Sur fond d'affaires en série touchant ses ministres, le président français Nicolas Sarkozy met son gouvernement à la diète, sans faire taire les critiques de ceux qui voudraient que l'Elysée et Matignon donnent l'exemple.

Le 20 mai, le président de la République avait annoncé un nouveau tour de vis budgétaire pour tenter de redresser les finances de la France, dont les déficits, notamment avec la crise, atteignent des sommets.

État, collectivité territoriales et sécurité sociales avaient été priés de se serrer la ceinture pour répondre à cette «priorité nationale». Objectif: économiser 95 milliards d'euros.

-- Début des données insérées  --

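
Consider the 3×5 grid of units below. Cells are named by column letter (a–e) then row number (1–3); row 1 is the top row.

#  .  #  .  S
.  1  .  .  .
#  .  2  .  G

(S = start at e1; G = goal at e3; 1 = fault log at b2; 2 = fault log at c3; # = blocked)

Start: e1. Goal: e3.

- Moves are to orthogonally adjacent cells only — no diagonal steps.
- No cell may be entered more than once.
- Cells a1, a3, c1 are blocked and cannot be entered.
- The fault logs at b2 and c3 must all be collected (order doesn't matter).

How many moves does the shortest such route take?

8

Any route passes through b2 and c3 in some order between e1 and e3. Summing Manhattan distances along each leg and taking the cheapest ordering (e1 → b2 → c3 → e3) gives a lower bound of 4 + 2 + 2 = 8 moves.
A route of 8 moves achieves this: e1 → e2 → d2 → c2 → b2 → b3 → c3 → d3 → e3.
Since 8 matches the lower bound, it is optimal.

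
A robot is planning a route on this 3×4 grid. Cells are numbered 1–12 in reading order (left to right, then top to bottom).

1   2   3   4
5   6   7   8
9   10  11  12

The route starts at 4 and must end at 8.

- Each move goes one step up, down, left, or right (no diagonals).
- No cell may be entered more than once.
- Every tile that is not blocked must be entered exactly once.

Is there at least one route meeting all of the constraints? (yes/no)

One route that works: 4 → 3 → 7 → 6 → 2 → 1 → 5 → 9 → 10 → 11 → 12 → 8.

yes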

La cure d'austérité annoncée lundi par M. Sarkozy pour réduire «vigoureusement» le train de vie de l'État, sous peine de «sanctions» pour les récalcitrants, est à visée beaucoup plus modeste, «de l'ordre d'un milliard d'euros» d'économies, selon Gilles Carrez, rapporteur général du budget à l'Assemblée. Mais on est aussi dans l'ordre du symbole, même si certaines économies demandées aux ministres ne sont pas indolores.

La réduction des membres de cabinet devrait faire grincer quelques dents, la ministre de l'Économie, Christine Lagarde, d'ordinaire peu suspecte de rébellion, ayant estimé que la diminution du nombre de ses collaborateurs n'était pas forcément «la meilleure économie».

Alors que des dénonciations d'abus au gouvernement se sont succédé (Christian Blanc, Christian Estrosi, Alain Joyandet, Fadela Amara...), culminant avec l'affaire Bettencourt, dans laquelle les noms d'Eric Woerth et de son épouse sont cités, M. Sarkozy tente ainsi de remettre de l'ordre au sommet de l'État.

Partisan déclaré d'une «République irréprochable» depuis sa campagne électorale de 2007, le chef de l'État n'hésite pas à parler «d'impératif moral» dans sa lettre à François Fillon, détaillant «les économies» à réaliser.

Certaines de ces économies avait déjà été décidées par le premier ministre, en 2007 (fiscalisation des logements des ministres), et parfois jamais respectées (limitation du nombre des conseillers ministériels).

Sitôt connues, les annonces présidentielles ont suscité un flot de réactions, sans surprise, positives à droite, critiques à gauche.

«L'exemplarité défendue par le président à tous les étages de la République doit être saluée à l'heure où il est demandé des efforts à tous les Français», se félicite Frédéric Lefebvre, porte-parole de l'UMP.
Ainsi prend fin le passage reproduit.